First Minister Nicola Sturgeon claimed on Friday that Mr Johnson as PM backed by Mr Farage would be a “nightmare” for Scotland.
But the Brexit Party leader laughed at the suggestion and questioned whether he could trust the leadership favourite.
Mr Farage said: “Would I trust Boris Johnson?
“Boris wrote in his column repeatedly that Mrs May’s new treaty was vassalage – that we’d become a slave state – and I rather agreed with that analysis, even if his language was more colourful than perhaps what I would use.
“Then, on the third attempt, he voted for it. So I’m not quite sure where Boris stands on all of this.”
Mr Johnson resigned as foreign secretary last July, days after a plan for leaving the European Union was agreed by Conservative ministers.
He voted against the Prime Minister’s defeated withdrawal agreement twice, before announcing he would back it at the third attempt in March, which was again rejected by MPs in the House of Commons.
The former mayor of London changed his position shortly after Mrs May said she would resign if she could get her deal through, and argued that the decision was to stop Parliament from “stealing Brexit”.
On Thursday, Mr Johnson announced he would stand for the Tory leadership when Theresa May steps down and he is the clear favourite, according to a YouGov poll of Conservative Party members for The Times.
Speaking ahead of a Brexit Party rally in Edinburgh, Mr Farage said: “The idea that the fortunes of the Conservative Party in England and Wales can be improved just by getting a new leader might be wide of the mark.

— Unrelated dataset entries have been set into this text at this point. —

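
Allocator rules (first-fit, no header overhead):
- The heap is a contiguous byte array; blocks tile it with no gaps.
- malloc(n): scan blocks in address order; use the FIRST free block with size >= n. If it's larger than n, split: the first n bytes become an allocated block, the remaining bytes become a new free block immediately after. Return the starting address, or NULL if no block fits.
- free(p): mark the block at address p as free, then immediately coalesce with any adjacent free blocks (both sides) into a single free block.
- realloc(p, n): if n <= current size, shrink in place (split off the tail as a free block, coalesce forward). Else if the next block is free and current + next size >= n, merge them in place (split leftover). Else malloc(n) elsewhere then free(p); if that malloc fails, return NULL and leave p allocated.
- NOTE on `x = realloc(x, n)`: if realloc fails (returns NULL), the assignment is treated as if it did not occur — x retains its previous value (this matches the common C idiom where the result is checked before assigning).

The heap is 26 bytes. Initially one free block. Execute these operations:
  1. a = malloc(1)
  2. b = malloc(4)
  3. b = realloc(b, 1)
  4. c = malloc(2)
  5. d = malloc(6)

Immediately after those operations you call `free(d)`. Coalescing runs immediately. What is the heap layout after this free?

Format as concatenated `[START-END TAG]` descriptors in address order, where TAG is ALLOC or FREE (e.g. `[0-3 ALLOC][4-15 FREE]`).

Answer: [0-0 ALLOC][1-1 ALLOC][2-3 ALLOC][4-25 FREE]

Derivation:
Op 1: a = malloc(1) -> a = 0; heap: [0-0 ALLOC][1-25 FREE]
Op 2: b = malloc(4) -> b = 1; heap: [0-0 ALLOC][1-4 ALLOC][5-25 FREE]
Op 3: b = realloc(b, 1) -> b = 1; heap: [0-0 ALLOC][1-1 ALLOC][2-25 FREE]
Op 4: c = malloc(2) -> c = 2; heap: [0-0 ALLOC][1-1 ALLOC][2-3 ALLOC][4-25 FREE]
Op 5: d = malloc(6) -> d = 4; heap: [0-0 ALLOC][1-1 ALLOC][2-3 ALLOC][4-9 ALLOC][10-25 FREE]
free(d): d = 4 -> block [4-9 ALLOC]; mark free, coalesce with adjacent free neighbors -> [0-0 ALLOC][1-1 ALLOC][2-3 ALLOC][4-25 FREE]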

“The sheer level of loss of faith and trust in that party is very high and I think if ever there was a time when we were going to see some sort of realignment of politics going on in the UK, I think now is that moment.”
Hundreds of supporters gathered at the Corn Exchange in the Scottish capital – with dozens of protesters campaigning outside – as the former Ukip leader urged pro-independence voters to “lend your votes to the Brexit Party”, and claimed that Scotland cannot be genuinely independent, describing the campaign as the “most dishonest political discourse I’ve ever seen anywhere in the world”.